Trade & Export Controls:
- Export Restrictions: The U.S. government imposed incremental tariffs on goods sourced from China in early 2025, increasing the Company's cost of goods by approximately $16 million in 2025.
- Sanctions Compliance: The U.S. Supreme Court ruled on February 20, 2026, that the International Emergency Economic Powers Act (IEEPA) does not authorize the President to impose tariffs, invalidating the statutory basis for incremental tariffs enacted since February 2025. The Company filed a lawsuit in December 2025 seeking a refund for these tariffs. The President responded by announcing a 10% across-the-board tariff under a separate statutory authority, with potential for increased rates. U.S. trade policies remain fluid and unpredictable, creating near-term gross margin uncertainty.
Legal Proceedings: WEYCO GROUP, INC. is not currently a party to any material legal proceedings, but is subject to certain legal proceedings and claims arising from business conduct. The Company filed a lawsuit in December 2025 seeking a refund for incremental tariffs paid.
Tax Strategy & Considerations
Tax Profile:
- Effective Tax Rate: 28.0% in 2025, 23.9% in 2024.
- Geographic Tax Planning: The 2025 effective tax rate differed from the U.S. federal statutory rate of 21% due to state taxes (Wisconsin being the largest contributor) and the establishment of a valuation allowance on Florsheim Australia’s deferred tax assets. The foreign component of pre-tax earnings was a loss of ($0.7 million) in 2025.
- Tax Reform Impact: The Company intends to indefinitely reinvest the earnings of its non-U.S. subsidiaries, and no deferred tax liability has been recorded for these.

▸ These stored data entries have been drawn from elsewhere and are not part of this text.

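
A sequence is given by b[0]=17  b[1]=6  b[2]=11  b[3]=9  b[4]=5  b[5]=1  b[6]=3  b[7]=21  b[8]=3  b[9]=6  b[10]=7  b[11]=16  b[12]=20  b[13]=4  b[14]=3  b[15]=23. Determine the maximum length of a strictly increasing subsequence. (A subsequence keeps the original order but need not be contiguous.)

Let dp[i] be the length of the longest such subsequence ending at index i:
i:      0  1  2  3  4  5  6  7  8  9 10 11 12 13 14 15
b[i]:  17  6 11  9  5  1  3 21  3  6  7 16 20  4  3 23
dp:     1  1  2  2  1  1  2  3  2  3  4  5  6  3  2  7
Maximum dp value is 7.

7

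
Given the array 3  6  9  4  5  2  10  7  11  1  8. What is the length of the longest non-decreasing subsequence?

5

Track the smallest tail for each achievable length (allowing ties):
3 → extends → [3]
6 → extends → [3, 6]
9 → extends → [3, 6, 9]
4 → replaces 6 → [3, 4, 9]
5 → replaces 9 → [3, 4, 5]
2 → replaces 3 → [2, 4, 5]
10 → extends → [2, 4, 5, 10]
7 → replaces 10 → [2, 4, 5, 7]
11 → extends → [2, 4, 5, 7, 11]
1 → replaces 2 → [1, 4, 5, 7, 11]
8 → replaces 11 → [1, 4, 5, 7, 8]
Five tails, so the longest non-decreasing subsequence has length 5 (e.g. 3, 6, 9, 10, 11).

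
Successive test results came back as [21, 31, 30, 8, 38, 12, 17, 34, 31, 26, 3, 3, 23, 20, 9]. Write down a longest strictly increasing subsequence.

8, 12, 17, 34

Patience tails give the LIS length; then backtrack through the dp parents:
21 → extends → [21]
31 → extends → [21, 31]
30 → replaces 31 → [21, 30]
8 → replaces 21 → [8, 30]
38 → extends → [8, 30, 38]
12 → replaces 30 → [8, 12, 38]
17 → replaces 38 → [8, 12, 17]
34 → extends → [8, 12, 17, 34]
31 → replaces 34 → [8, 12, 17, 31]
26 → replaces 31 → [8, 12, 17, 26]
3 → replaces 8 → [3, 12, 17, 26]
3 → already a tail → [3, 12, 17, 26]
23 → replaces 26 → [3, 12, 17, 23]
20 → replaces 23 → [3, 12, 17, 20]
9 → replaces 12 → [3, 9, 17, 20]
Length 4; one witness is 8, 12, 17, 34.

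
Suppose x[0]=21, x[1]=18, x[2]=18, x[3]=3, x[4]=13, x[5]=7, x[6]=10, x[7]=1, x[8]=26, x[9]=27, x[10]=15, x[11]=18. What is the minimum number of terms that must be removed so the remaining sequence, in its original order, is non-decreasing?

7

Fewest deletions = n − (longest non-decreasing subsequence).
i:      0  1  2  3  4  5  6  7  8  9 10 11
x[i]:  21 18 18  3 13  7 10  1 26 27 15 18
dp:     1  1  2  1  2  2  3  1  4  5  4  5
max dp = 5, so deletions = 12 − 5 = 7.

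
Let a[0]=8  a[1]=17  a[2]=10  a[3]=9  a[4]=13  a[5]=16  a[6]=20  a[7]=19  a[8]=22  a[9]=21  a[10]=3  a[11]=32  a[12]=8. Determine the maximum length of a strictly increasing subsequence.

7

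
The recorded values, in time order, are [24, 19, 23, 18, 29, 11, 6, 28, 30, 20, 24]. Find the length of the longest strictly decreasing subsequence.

5

Let dp[i] be the longest strictly decreasing subsequence ending at i:
i:      1  2  3  4  5  6  7  8  9 10 11
a[i]:  24 19 23 18 29 11  6 28 30 20 24
dp:     1  2  2  3  1  4  5  2  1  3  3
Maximum is 5.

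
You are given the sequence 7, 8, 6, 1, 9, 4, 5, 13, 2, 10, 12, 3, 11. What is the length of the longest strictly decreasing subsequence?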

As of December 31, 2025, the Company had foreign loss carryforwards of approximately $9.1 million, all related to Australian operations, against which a full valuation allowance has been recorded due to uncertainty of realization.
Insurance & Risk Transfer
Risk Management Framework: WEYCO GROUP, INC. has implemented processes and systems to identify, assess, and manage cybersecurity risks and threats, integrating this into its overall risk management process. The Company maintains a comprehensive cybersecurity strategy, policy, and program, regularly reviewed and updated. Cybersecurity practices of third-party service providers are assessed through general security assessments and contractual requirements. The Audit Committee receives regular updates from management on cybersecurity developments, threats, risks, and processes.
Insurance Coverage: The Company has secured cyber insurance to address cybersecurity risks.